Zimbabwe with its vast arable land, supported by irrigation and advanced agricultural technologies, has the potential to be the leader in Africa’s food production.

The country has the potential to move to the top of the African food chain through agro-industrialisation which entails adding value to all what it produces.

Zimbabwean tomato farmers should start producing canned juices and tomato puree, dairy farmers should increase yoghurt production while citrus farmers concentrate on juices and so on.
Diversification of the Zimbabwean economy and increased productivity will contribute to the continental objectives enshrined under Agenda 2063.

African Continental Free Trade Area (AfCFTA) launched at the 12th Extraordinary Summit of the African Union (AU) in Niamey, Niger, is a milestone set to break trade barriers deliberately imposed on African states via colonialism, inhibiting trade, cooperation and development amongst African countries.

With the signing of AfCFTA, Africa is set to become the world’s biggest economic trading bloc integrating 54 countries with 1,3 billion people and a combined GDP of US$3,4 trillion.
AfCFTA, which becomes operational in July 2020, with its secretariat hosted in Accra, Ghana, is expected to boost intra African trade which Afreximbank estimates at a paltry 11 percent of continental total trade or US$170 billion in 2017.

Single African Air Transport Market (SAATM), if implemented by all African countries, will open African skies and strengthen AfCFTA, whose success depends on free and cheaper movement of people, goods and services across Africa.

Zimbabwe should brace itself for open African skies if it is to remain a key player in Africa.

Infrastructure is a key enabler for economic development. Infrastructure deficit, in areas of energy, power, telecoms, technology, aviation, road and rail, to name a few, is a major constraint to economic development in Africa.

Afreximbank estimates Africa’s infrastructure financing gap at US$100 billion annually.

This gap offers African entrepreneurs with vast business opportunities to invest in infrastructure.

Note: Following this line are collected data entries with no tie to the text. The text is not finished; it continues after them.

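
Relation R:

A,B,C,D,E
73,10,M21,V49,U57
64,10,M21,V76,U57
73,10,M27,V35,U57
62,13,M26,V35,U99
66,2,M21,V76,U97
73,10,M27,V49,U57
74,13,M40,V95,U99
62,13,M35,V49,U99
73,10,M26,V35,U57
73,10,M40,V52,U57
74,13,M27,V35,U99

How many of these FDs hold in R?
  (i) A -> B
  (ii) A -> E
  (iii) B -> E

3

(i) A -> B: every LHS value maps to a single RHS value — holds.
(ii) A -> E: every LHS value maps to a single RHS value — holds.
(iii) B -> E: every LHS value maps to a single RHS value — holds.
3 of the 3 dependencies hold.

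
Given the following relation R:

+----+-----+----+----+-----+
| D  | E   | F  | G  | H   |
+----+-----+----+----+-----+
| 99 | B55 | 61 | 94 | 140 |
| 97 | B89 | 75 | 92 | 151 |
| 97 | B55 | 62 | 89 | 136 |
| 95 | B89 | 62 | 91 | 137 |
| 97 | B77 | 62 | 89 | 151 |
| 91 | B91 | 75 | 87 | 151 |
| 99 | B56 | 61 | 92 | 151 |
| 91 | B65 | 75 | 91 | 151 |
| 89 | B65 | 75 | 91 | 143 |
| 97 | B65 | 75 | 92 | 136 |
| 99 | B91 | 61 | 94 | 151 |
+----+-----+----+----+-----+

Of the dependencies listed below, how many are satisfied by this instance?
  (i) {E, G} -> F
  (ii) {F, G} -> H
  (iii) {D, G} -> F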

China remains the biggest partner in Africa’s infrastructure development through bilateral agreements, the Belt and Road Initiative (BRI) and other programmes.

China, at the Forum on China-Africa Cooperation (Focac), held in Beijing in 2018, pledged US$60 billion towards Africa’s infrastructure projects and development assistance through institutions such as; Export-Import Bank of China (EXIM), China Development Bank and China-Africa Development Fund.

As Zimbabwe works towards Vision 2030, infrastructure development is key especially in energy, transport, water and sanitation, health and telecoms.

We cannot achieve Vision 2030 with antiquated and dilapidated infrastructure.

Zimbabweans, we should not fall over backwards and forget that the tide for rebuilding the economy cannot rise if we do not diversify the economy and take full advantage of AU’s economic development programs.
We need to fully integrate the economy with the rest of African countries under AfCFTA.

Zimbabwe’s economic recovery and development is not a mission impossible, it is a possible mission.